The film is unlike most other high-profile American movies, in that it is slow going. The film doesn’t have a lot of pace to it, and whilst I enjoyed it on my first viewing, it took until I watched it for a second time to realise the brilliance of the slower pace. The film never rushes you along to its conclusions, but instead lets you wander around one of the most incredible cities in the world with our characters and absorb it all along with them. They need time to find themselves … and in the process, you may just find yourself, too … (sorry, should have included a ‘cheesy line alert’).
I do feel it is my duty to tell you that there is something wrong with the film though. Even though it is excellent and artistically charming, the film has a Japanese problem.
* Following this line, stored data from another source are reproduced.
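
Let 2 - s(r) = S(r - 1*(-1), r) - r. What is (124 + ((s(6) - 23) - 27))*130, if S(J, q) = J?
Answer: 9750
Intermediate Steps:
s(r) = 1 (s(r) = 2 - ((r - 1*(-1)) - r) = 2 - ((r + 1) - r) = 2 - ((1 + r) - r) = 2 - 1*1 = 2 - 1 = 1)
(124 + ((s(6) - 23) - 27))*130 = (124 + ((1 - 23) - 27))*130 = (124 + (-22 - 27))*130 = (124 - 49)*130 = 75*130 = 9750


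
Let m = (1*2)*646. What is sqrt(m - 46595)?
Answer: I*sqrt(45303) ≈ 212.84*I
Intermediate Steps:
m = 1292 (m = 2*646 = 1292)
sqrt(m - 46595) = sqrt(1292 - 46595) = sqrt(-45303) = I*sqrt(45303)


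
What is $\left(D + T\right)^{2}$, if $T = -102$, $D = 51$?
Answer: $2601$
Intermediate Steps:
$\left(D + T\right)^{2} = \left(51 - 102\right)^{2} = \left(-51\right)^{2} = 2601$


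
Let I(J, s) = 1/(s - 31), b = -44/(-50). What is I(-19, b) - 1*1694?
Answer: -1275607/753 ≈ -1694.0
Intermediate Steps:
b = 22/25 (b = -44*(-1/50) = 22/25 ≈ 0.88000)
I(J, s) = 1/(-31 + s)
I(-19, b) - 1*1694 = 1/(-31 + 22/25) - 1*1694 = 1/(-753/25) - 1694 = -25/753 - 1694 = -1275607/753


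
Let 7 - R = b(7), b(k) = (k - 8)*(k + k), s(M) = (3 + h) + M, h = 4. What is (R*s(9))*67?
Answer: 22512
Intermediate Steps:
s(M) = 7 + M (s(M) = (3 + 4) + M = 7 + M)
b(k) = 2*k*(-8 + k) (b(k) = (-8 + k)*(2*k) = 2*k*(-8 + k))
R = 21 (R = 7 - 2*7*(-8 + 7) = 7 - 2*7*(-1) = 7 - 1*(-14) = 7 + 14 = 21)
(R*s(9))*67 = (21*(7 + 9))*67 = (21*16)*67 = 336*67 = 22512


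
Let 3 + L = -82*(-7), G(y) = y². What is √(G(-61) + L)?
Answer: 2*√1073 ≈ 65.513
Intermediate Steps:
L = 571 (L = -3 - 82*(-7) = -3 + 574 = 571)
√(G(-61) + L) = √((-61)² + 571) = √(3721 + 571) = √4292 = 2*√1073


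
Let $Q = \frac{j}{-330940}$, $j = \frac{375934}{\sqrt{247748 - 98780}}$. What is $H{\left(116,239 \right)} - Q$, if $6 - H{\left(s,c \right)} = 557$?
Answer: $-551 + \frac{187967 \sqrt{4138}}{4108289160} \approx -551.0$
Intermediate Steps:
$j = \frac{187967 \sqrt{4138}}{12414}$ ($j = \frac{375934}{\sqrt{148968}} = \frac{375934}{6 \sqrt{4138}} = 375934 \frac{\sqrt{4138}}{24828} = \frac{187967 \sqrt{4138}}{12414} \approx 974.01$)
$H{\left(s,c \right)} = -551$ ($H{\left(s,c \right)} = 6 - 557 = -551$)
$Q = - \frac{187967 \sqrt{4138}}{4108289160}$ ($Q = \frac{\frac{187967}{12414} \sqrt{4138}}{-330940} = \frac{187967 \sqrt{4138}}{12414} \left(- \frac{1}{330940}\right) = - \frac{187967 \sqrt{4138}}{4108289160} \approx -0.0029432$)
$H{\left(116,239 \right)} - Q = -551 - - \frac{187967 \sqrt{4138}}{4108289160} = -551 + \frac{187967 \sqrt{4138}}{4108289160}$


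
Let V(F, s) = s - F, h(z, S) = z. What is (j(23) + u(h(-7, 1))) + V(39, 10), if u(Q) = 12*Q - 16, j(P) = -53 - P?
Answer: -205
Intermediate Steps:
u(Q) = -16 + 12*Q
(j(23) + u(h(-7, 1))) + V(39, 10) = ((-53 - 1*23) + (-16 + 12*(-7))) + (10 - 1*39) = ((-53 - 23) + (-16 - 84)) + (10 - 39) = (-76 - 100) - 29 = -176 - 29 = -205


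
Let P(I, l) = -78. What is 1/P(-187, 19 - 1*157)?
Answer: -1/78 ≈ -0.012821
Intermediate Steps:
1/P(-187, 19 - 1*157) = 1/(-78) = -1/78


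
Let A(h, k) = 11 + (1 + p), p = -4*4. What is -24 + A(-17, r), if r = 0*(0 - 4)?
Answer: -28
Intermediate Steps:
p = -16
r = 0 (r = 0*(-4) = 0)
A(h, k) = -4 (A(h, k) = 11 + (1 - 16) = 11 - 15 = -4)
-24 + A(-17, r) = -24 - 4 = -28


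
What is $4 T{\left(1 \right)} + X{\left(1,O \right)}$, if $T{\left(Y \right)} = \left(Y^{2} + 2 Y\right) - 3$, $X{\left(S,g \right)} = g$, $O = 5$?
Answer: $5$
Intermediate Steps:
$T{\left(Y \right)} = -3 + Y^{2} + 2 Y$
$4 T{\left(1 \right)} + X{\left(1,O \right)} = 4 \left(-3 + 1^{2} + 2 \cdot 1\right) + 5 = 4 \left(-3 + 1 + 2\right) + 5 = 4 \cdot 0 + 5 = 0 + 5 = 5$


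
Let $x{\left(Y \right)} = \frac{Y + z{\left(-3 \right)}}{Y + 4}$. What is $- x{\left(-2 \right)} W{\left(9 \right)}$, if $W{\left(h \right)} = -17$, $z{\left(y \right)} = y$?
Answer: $- \frac{85}{2} \approx -42.5$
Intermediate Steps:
$x{\left(Y \right)} = \frac{-3 + Y}{4 + Y}$ ($x{\left(Y \right)} = \frac{Y - 3}{Y + 4} = \frac{-3 + Y}{4 + Y}$)
$- x{\left(-2 \right)} W{\left(9 \right)} = - \frac{-3 - 2}{4 - 2} \left(-17\right) = - \frac{1}{2} \left(-5\right) \left(-17\right) = - \frac{\left(-5\right) \left(-17\right)}{2} = \left(-1\right) \frac{85}{2} = - \frac{85}{2}$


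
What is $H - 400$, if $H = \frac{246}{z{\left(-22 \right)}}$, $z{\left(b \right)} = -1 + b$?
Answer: $- \frac{9446}{23} \approx -410.7$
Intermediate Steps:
$H = - \frac{246}{23}$ ($H = \frac{246}{-1 - 22} = \frac{246}{-23} = 246 \left(- \frac{1}{23}\right) = - \frac{246}{23} \approx -10.696$)
$H - 400 = - \frac{246}{23} - 400 = - \frac{9446}{23}$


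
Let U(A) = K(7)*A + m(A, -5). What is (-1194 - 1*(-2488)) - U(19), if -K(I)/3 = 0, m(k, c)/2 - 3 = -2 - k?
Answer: 1330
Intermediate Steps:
m(k, c) = 2 - 2*k (m(k, c) = 6 + 2*(-2 - k) = 6 + (-4 - 2*k) = 2 - 2*k)
K(I) = 0 (K(I) = -3*0 = 0)
U(A) = 2 - 2*A (U(A) = 0*A + (2 - 2*A) = 0 + (2 - 2*A) = 2 - 2*A)
(-1194 - 1*(-2488)) - U(19) = (-1194 - 1*(-2488)) - (2 - 2*19) = (-1194 + 2488) - (2 - 38) = 1294 - 1*(-36) = 1294 + 36 = 1330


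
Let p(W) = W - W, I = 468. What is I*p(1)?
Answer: 0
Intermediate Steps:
p(W) = 0
I*p(1) = 468*0 = 0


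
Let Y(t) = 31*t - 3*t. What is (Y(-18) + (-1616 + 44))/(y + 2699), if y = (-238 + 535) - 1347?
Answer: -2076/1649 ≈ -1.2589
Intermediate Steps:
y = -1050 (y = 297 - 1347 = -1050)
Y(t) = 28*t
(Y(-18) + (-1616 + 44))/(y + 2699) = (28*(-18) + (-1616 + 44))/(-1050 + 2699) = (-504 - 1572)/1649 = -2076*1/1649 = -2076/1649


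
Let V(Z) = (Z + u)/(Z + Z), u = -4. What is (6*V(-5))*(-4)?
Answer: -108/5 ≈ -21.600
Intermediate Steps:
V(Z) = (-4 + Z)/(2*Z) (V(Z) = (Z - 4)/(Z + Z) = (-4 + Z)/((2*Z)) = (-4 + Z)*(1/(2*Z)) = (-4 + Z)/(2*Z))
(6*V(-5))*(-4) = (6*((½)*(-4 - 5)/(-5)))*(-4) = (6*((½)*(-⅕)*(-9)))*(-4) = (6*(9/10))*(-4) = (27/5)*(-4) = -108/5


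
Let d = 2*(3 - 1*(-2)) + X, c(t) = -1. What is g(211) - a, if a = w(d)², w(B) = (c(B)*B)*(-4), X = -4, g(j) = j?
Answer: -365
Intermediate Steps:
d = 6 (d = 2*(3 - 1*(-2)) - 4 = 2*(3 + 2) - 4 = 2*5 - 4 = 10 - 4 = 6)
w(B) = 4*B (w(B) = -B*(-4) = 4*B)
a = 576 (a = (4*6)² = 24² = 576)
g(211) - a = 211 - 1*576 = 211 - 576 = -365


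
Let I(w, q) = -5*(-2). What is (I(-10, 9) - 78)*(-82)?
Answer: 5576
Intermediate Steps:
I(w, q) = 10
(I(-10, 9) - 78)*(-82) = (10 - 78)*(-82) = -68*(-82) = 5576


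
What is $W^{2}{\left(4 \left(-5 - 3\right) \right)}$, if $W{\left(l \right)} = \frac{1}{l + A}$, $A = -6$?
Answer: $\frac{1}{1444} \approx 0.00069252$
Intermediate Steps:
$W{\left(l \right)} = \frac{1}{-6 + l}$ ($W{\left(l \right)} = \frac{1}{l - 6} = \frac{1}{-6 + l}$)
$W^{2}{\left(4 \left(-5 - 3\right) \right)} = \left(\frac{1}{-6 + 4 \left(-5 - 3\right)}\right)^{2} = \left(\frac{1}{-6 + 4 \left(-8\right)}\right)^{2} = \left(\frac{1}{-6 - 32}\right)^{2} = \left(\frac{1}{-38}\right)^{2} = \left(- \frac{1}{38}\right)^{2} = \frac{1}{1444}$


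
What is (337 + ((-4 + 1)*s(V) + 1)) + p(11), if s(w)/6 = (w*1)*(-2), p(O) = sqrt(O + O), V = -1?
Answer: 302 + sqrt(22) ≈ 306.69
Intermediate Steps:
p(O) = sqrt(2)*sqrt(O) (p(O) = sqrt(2*O) = sqrt(2)*sqrt(O))
s(w) = -12*w (s(w) = 6*((w*1)*(-2)) = 6*(w*(-2)) = 6*(-2*w) = -12*w)
(337 + ((-4 + 1)*s(V) + 1)) + p(11) = (337 + ((-4 + 1)*(-12*(-1)) + 1)) + sqrt(2)*sqrt(11) = (337 + (-3*12 + 1)) + sqrt(22) = (337 + (-36 + 1)) + sqrt(22) = (337 - 35) + sqrt(22) = 302 + sqrt(22)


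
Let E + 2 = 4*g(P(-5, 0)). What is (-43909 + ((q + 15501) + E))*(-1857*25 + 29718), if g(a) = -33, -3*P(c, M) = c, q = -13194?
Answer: 697283352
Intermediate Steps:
P(c, M) = -c/3
E = -134 (E = -2 + 4*(-33) = -2 - 132 = -134)
(-43909 + ((q + 15501) + E))*(-1857*25 + 29718) = (-43909 + ((-13194 + 15501) - 134))*(-1857*25 + 29718) = (-43909 + (2307 - 134))*(-46425 + 29718) = (-43909 + 2173)*(-16707) = -41736*(-16707) = 697283352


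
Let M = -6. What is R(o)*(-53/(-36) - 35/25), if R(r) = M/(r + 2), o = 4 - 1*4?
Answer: -13/60 ≈ -0.21667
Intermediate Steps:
o = 0 (o = 4 - 4 = 0)
R(r) = -6/(2 + r) (R(r) = -6/(r + 2) = -6/(2 + r))
R(o)*(-53/(-36) - 35/25) = (-6/(2 + 0))*(-53/(-36) - 35/25) = (-6/2)*(-53*(-1/36) - 35*1/25) = (-6*1/2)*(53/36 - 7/5) = -3*13/180 = -13/60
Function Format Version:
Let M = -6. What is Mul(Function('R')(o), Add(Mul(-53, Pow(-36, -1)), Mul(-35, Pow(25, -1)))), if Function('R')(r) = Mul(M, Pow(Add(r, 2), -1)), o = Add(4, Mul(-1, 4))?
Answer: Rational(-13, 60) ≈ -0.21667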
Due to one of the main themes of the film being that of feeling ‘lost’ both metaphorically and literally (which is most obvious in the translation issues the American characters have when interacting with the Japanese characters) the film borders on racist. Because it desires to show the Japanese and the Americans at two opposite ends of the spectrum, it portrays the Americans as cool, suave, and sophisticated; and the Japanese as raving loonies, which reinforces the ill-founded Americanised stereotype that all Japanese people are bonkers. It reduces the majority of the Japanese characters to cartoon caricatures and it can at times make the viewing slightly uneasy (although there are some characters that more closely capture Japanese people and their culture, so it’s not all bad).
Charlotte: “I just don’t know what I want to be.”
Bob: “You’ll figure that out. The more you know who you are, and what you want, the less you let things upset you.”
-Lost in Translation
The Japanese problem aside, the film is truly beautiful and should be enjoyed by anyone, especially if you’ve ever felt a bit lost in life and never really known what route to take.